Bitcoin Holds $64K as Short-Squeeze Setup Builds: Can BTC Reclaim $75,000?
Bitcoin (BTC) is currently trading in a tight range around $64,000, as the market balances aggressive long liquidations against a growing
Quick overview
- Bitcoin is currently trading around $64,000 after a significant market liquidation of nearly $507 million in derivatives.
- The recent volatility may have set the stage for a potential short squeeze, with a notable imbalance in short positions above $70,000.
- Despite macroeconomic challenges, historical trends suggest Bitcoin could rebound, as seen in past market recoveries following similar conditions.
- Bitcoin's mining strength has recovered, alleviating concerns about a prolonged downturn, while the price target remains at $75,000 if market conditions improve.
As the market recovers after a tumultuous period that witnessed the liquidation of almost $507 million worth of cryptocurrency derivatives in a single day, Bitcoin BTC/USD is hovering around $64,000, essentially unchanged over the last day. During Monday’s New York session, the coin briefly fell to a weekly low of $64,111 before leveling off, trapping traders between increasing technical indicators indicating a turnaround might be imminent and growing macro uncertainty.

A Market Flush That May Have Cleared the Path Higher
For leveraged bulls, the most recent volatility was severe and quick. In a few short hours, Bitcoin went from $67,700 to $64,300, causing $438 million in lengthy liquidations, or around 86% of the $507 million that was lost in the market. Of those closures, $233 million were due to Bitcoin alone.
Ironically, though, the flush might have created a more positive atmosphere. An unbalanced $3.5 billion in short positions becomes susceptible near $70,000, while approximately $1 billion in long holdings remain at risk if Bitcoin drops below $63,000, according to liquidation heatmap data from CoinGlass. A strong liquidity magnet to the upside is produced by the unequal concentration of short exposure above the present price.
BTC Derivatives Data Signals a Potential Short Squeeze
The four-hour chart of Bitcoin perpetual futures shows that funding rates have gone negative, which means that short sellers are now paying longs to keep their positions. A short squeeze is typically preceded by this defensive strategy and price holding above established range support.
In tandem, Bitcoin’s open interest has dropped to $19.5 billion, or around half of its January top of $38.3 billion, indicating a sharp decline in risk-taking in the market.
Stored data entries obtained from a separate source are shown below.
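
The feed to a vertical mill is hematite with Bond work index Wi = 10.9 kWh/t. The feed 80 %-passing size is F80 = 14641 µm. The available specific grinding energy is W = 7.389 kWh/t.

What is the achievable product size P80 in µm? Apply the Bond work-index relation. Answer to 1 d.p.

Bond:  W = 10 Wi (1/√P − 1/√F)
P80^(−½) = W/(10 Wi) + F80^(−½)
  = 7.3890/(10·10.9) + 1/√14641 = 0.067789 + 0.008264 = 0.076053
P80 = (1/0.076053)² = 13.1486² = 172.89 µm

P80 = 172.9 µm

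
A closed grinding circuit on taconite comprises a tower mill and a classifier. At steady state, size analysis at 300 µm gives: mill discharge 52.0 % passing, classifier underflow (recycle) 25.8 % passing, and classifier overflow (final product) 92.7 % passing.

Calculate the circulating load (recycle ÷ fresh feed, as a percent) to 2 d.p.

Two-product formula at 300 µm:
(1+r)d = ru + o → r = (o−d)/(d−u)
r = (92.7 − 52.0)/(52.0 − 25.8) = 40.7/26.2 = 1.5534
CL = 100·r = 155.34 %

CL = 155.34 %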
The significant tightening of the Bollinger Bands indicates compressed volatility and the possibility of an explosive directional move once the price finds its catalyst.
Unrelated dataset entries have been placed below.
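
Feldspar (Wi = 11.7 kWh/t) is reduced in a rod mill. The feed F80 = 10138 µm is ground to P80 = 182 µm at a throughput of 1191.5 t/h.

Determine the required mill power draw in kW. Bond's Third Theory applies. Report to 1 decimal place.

W = 10 Wi (P80^-0.5 − F80^-0.5)
W = 10·11.7·(1/√182 − 1/√10138) = 10·11.7·(0.064193) = 7.5106 kWh/t
Mill draw = 7.5106 × 1191.5 = 8948.9 kW

P = 8948.9 kW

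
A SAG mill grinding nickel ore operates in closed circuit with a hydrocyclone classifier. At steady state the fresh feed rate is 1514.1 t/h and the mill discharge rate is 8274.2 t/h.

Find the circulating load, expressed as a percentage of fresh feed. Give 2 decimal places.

Discharge = new feed + return, hence
R = M − F = 8274.2 − 1514.1 = 6760.1 t/h
CL = 100·R/F = 100·6760.1/1514.1 = 446.48 %

CL = 446.48 %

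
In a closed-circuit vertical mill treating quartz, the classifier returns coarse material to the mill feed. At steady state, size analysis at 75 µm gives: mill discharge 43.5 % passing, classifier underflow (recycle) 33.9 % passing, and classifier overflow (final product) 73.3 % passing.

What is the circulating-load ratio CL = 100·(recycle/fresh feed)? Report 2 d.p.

CL = 310.42 %

Balance %-passing 75 µm (r = R/F):
(1+r)·d = r·u + o ⇒ r = (o−d)/(d−u)
r = (73.3 − 43.5)/(43.5 − 33.9) = 29.8/9.6 = 3.1042
CL = 100·r = 310.42 %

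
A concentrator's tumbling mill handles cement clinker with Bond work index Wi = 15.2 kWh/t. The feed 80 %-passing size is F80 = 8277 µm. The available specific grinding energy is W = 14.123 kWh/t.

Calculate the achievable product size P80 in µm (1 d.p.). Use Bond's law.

P80 = 92.6 µm

W_Bond = 10·Wi·(1/√P₈₀ − 1/√F₈₀)
⇒ 1/√P80 = W/(10·Wi) + 1/√F80
  = 14.1230/(10·15.2) + 1/√8277 = 0.092914 + 0.010992 = 0.103906
P80 = (1/0.103906)² = 9.6241² = 92.62 µm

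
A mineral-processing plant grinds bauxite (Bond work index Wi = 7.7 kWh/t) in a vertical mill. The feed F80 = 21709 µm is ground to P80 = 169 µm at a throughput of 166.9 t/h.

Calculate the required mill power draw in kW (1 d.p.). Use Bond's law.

P = 901.3 kW

Bond: W = 10·Wi·(1/√P80 − 1/√F80)
W = 10·7.7·(1/√169 − 1/√21709) = 10·7.7·(0.070136) = 5.4005 kWh/t
P = W·T = 5.4005·166.9 = 901.3 kW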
Bitcoin has “finally grabbed the $64,500 liquidity,” according to trader Lennaert Snyder, who also suggested that regaining $67,751 may lead to $76,971. Christopher Inks, an analyst at TexasWest Capital, notes that rising volume and a developing bullish RSI divergence on the daily chart have historically preceded recoveries.
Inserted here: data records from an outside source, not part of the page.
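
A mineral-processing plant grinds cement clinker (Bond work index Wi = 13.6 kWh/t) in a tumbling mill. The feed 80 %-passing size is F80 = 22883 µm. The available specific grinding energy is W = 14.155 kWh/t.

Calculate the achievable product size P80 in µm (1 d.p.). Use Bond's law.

Bond: W = 10·Wi·(1/√P80 − 1/√F80)
1/√P80 = 1/√F80 + W/(10·Wi)
  = 14.1550/(10·13.6) + 1/√22883 = 0.104081 + 0.006611 = 0.110692
P80 = (1/0.110692)² = 9.0341² = 81.62 µm

P80 = 81.6 µm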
Macro Headwinds Are Real, But History Favors Bitcoin
The background is still difficult. Investors have turned to cash and government bonds as a result of President Trump’s increasing tariff regime, which resulted in a 34% tax on Chinese imports and a baseline 15% tax on the majority of trading partners. Widespread retail concern is reflected in the drop in Bitcoin Open Interest and the spike in negative social sentiment to a two-week high.
History, however, suggests that Bitcoin should not be written out. Early in April 2025, when the Trump administration slapped broad reciprocal tariffs, Bitcoin fell to a five-month low of $74,600 before rising 38% the next month. The scenario of the 2020 COVID crisis was even more bleak: when liquidity flooded the system, Bitcoin dropped to $4,400 before rising to $42,000. Expert traders seem to be learning the same lesson today. According to CFTC statistics, big speculators have switched their position on CME Bitcoin futures from net short to net long. Analyst Tom McClellan claims that this change in stance has preceded two notable BTC price bottoms in the past.
Bitcoin Mining Strength Removes a Key Bear Case
The fact that Bitcoin’s network hashrate has entirely recovered after a 25% decline in January is one underrated upside. At energy prices as low as $0.07 per kilowatt-hour, ASIC miners from 2024 and early 2025 continue to turn a profit, allaying concerns about a protracted “miner death spiral” that would have contributed to ongoing selling pressure on the market.
Bitcoin Price Prediction: $63K Is the Line in the Sand, $75K Is the Target
It is impossible to rule out a short-term decline to the $63,000 order block, which may be beneficial in the short run as it would clear out any remaining long liquidity before a more robust rebound attempt. The way toward the mid-range at $67,000–$68,000 opens up if buyers defend that zone; the next significant resistance cluster is above $70,000.
Bitcoin’s next upside target is $75,000, assuming macro conditions improve, especially if the Federal Reserve’s liquidity operations grow or concerns about the valuation of the AI industry lead to a wider rotation. The bullish trend structure that has been under pressure for the last eighteen days would be restored with a sustained break above that level.